In South Dakota, the second women’s prison in the state broke ground in October of last year and is slated to open in 2026. Early last year, North Dakota lawmakers approved a $161 million proposal for a new women’s prison in the Mandan area, citing overcrowding and lack of supportive mental health services among the reasons why a new facility is needed. Last spring, the state’s Department of Corrections and Rehabilitation began accepting proposals from architectural firms for the proposed 260-bed facility. 

Prison redevelopment commission 

In the open letter by No New Women’s Jail NYC, the collective wrote that the proposed location for the Women’s Center for Justice in West Harlem “perpetuates a racial geography and history of violence at a time when the city and state of New York have pushed forward austerity measures despite residents of these neighborhoods calling for local, life-sustaining initiatives: access to affordable and quality food, housing, health care and child care, funding for transportation and public education, and truly transformative and reparative responses to interpersonal harm.” 

It is perhaps then a hopeful turn of events that the state has decided to convert Lincoln Correctional into housing. In announcing construction plans for Seneca, Hochul described the project as one that “will unlock tools to help us address the housing crisis, create jobs, and improve New Yorkers’ quality of life.” Hochul further mentioned that the proposal aligns with the recommendation of the state’s Prison Redevelopment Commission, a panel of 15 leaders from across the state who have been convening to discuss how to best reimagine the sites of currently or soon-to-be shuttered jails and prisons.
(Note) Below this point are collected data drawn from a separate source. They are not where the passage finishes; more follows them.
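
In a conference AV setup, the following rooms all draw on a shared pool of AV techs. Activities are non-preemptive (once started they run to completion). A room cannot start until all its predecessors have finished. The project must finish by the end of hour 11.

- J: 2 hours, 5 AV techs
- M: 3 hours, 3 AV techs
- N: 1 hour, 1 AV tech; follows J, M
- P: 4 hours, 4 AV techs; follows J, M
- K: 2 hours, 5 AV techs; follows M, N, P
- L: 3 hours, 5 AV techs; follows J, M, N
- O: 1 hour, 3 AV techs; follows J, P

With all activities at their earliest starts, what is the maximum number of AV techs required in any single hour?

9

Early-start schedule: J@1, M@1, N@4, P@4, K@8, L@5, O@8.
Load per hour: hour 1: 8, hour 2: 8, hour 3: 3, hour 4: 5, hour 5: 9, hour 6: 9, hour 7: 9, hour 8: 8, hour 9: 5, hour 10: 0, hour 11: 0.
Peak is 9.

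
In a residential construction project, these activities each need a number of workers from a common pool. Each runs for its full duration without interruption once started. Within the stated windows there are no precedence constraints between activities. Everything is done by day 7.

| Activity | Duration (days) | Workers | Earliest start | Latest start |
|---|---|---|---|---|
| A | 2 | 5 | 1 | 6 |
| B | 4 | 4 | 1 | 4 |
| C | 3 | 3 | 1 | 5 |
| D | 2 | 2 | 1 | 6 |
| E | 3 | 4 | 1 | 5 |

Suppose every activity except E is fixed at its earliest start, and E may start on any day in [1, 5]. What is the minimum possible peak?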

In a comprehensive report released in 2022, the commission noted that thoughtful consideration of prison redevelopment is crucial as declines in the state’s incarcerated population have led to the closure of more than 20 prison facilities across New York in the past two decades. When these facilities are closed “cold,” the report notes, they are prone to rapid deterioration, pose security risks, and become more difficult to redevelop. 

The commission’s report focuses on 12 shuttered prisons across the state, drawing observations and analyses from site visits and community engagement sessions. The report includes profiles of each site outlining key information on its infrastructure, layout, transportation access, notes on land use around the facility, and other details necessary for ideating redevelopment plans. The report also presents case studies of existing prison redevelopment projects and general recommendations on what considerations should be made to help facilitate new redevelopment projects throughout the state. 

Recommendations were in part based on surveying whether sites of interest were “underwater” and perhaps better suited for demolition. The commission encouraged that existing sites be split into smaller parcels and marketed individually. Other key recommendations included engaging with community members and surveying their concerns and desires for what redevelopment might look like and what industries their community needs most. While Lincoln Correctional was not among the 12 sites surveyed by the commission, its impending transformation into Seneca aligns with another key recommendation to prioritize affordable housing when considering how these sites will be used in the future.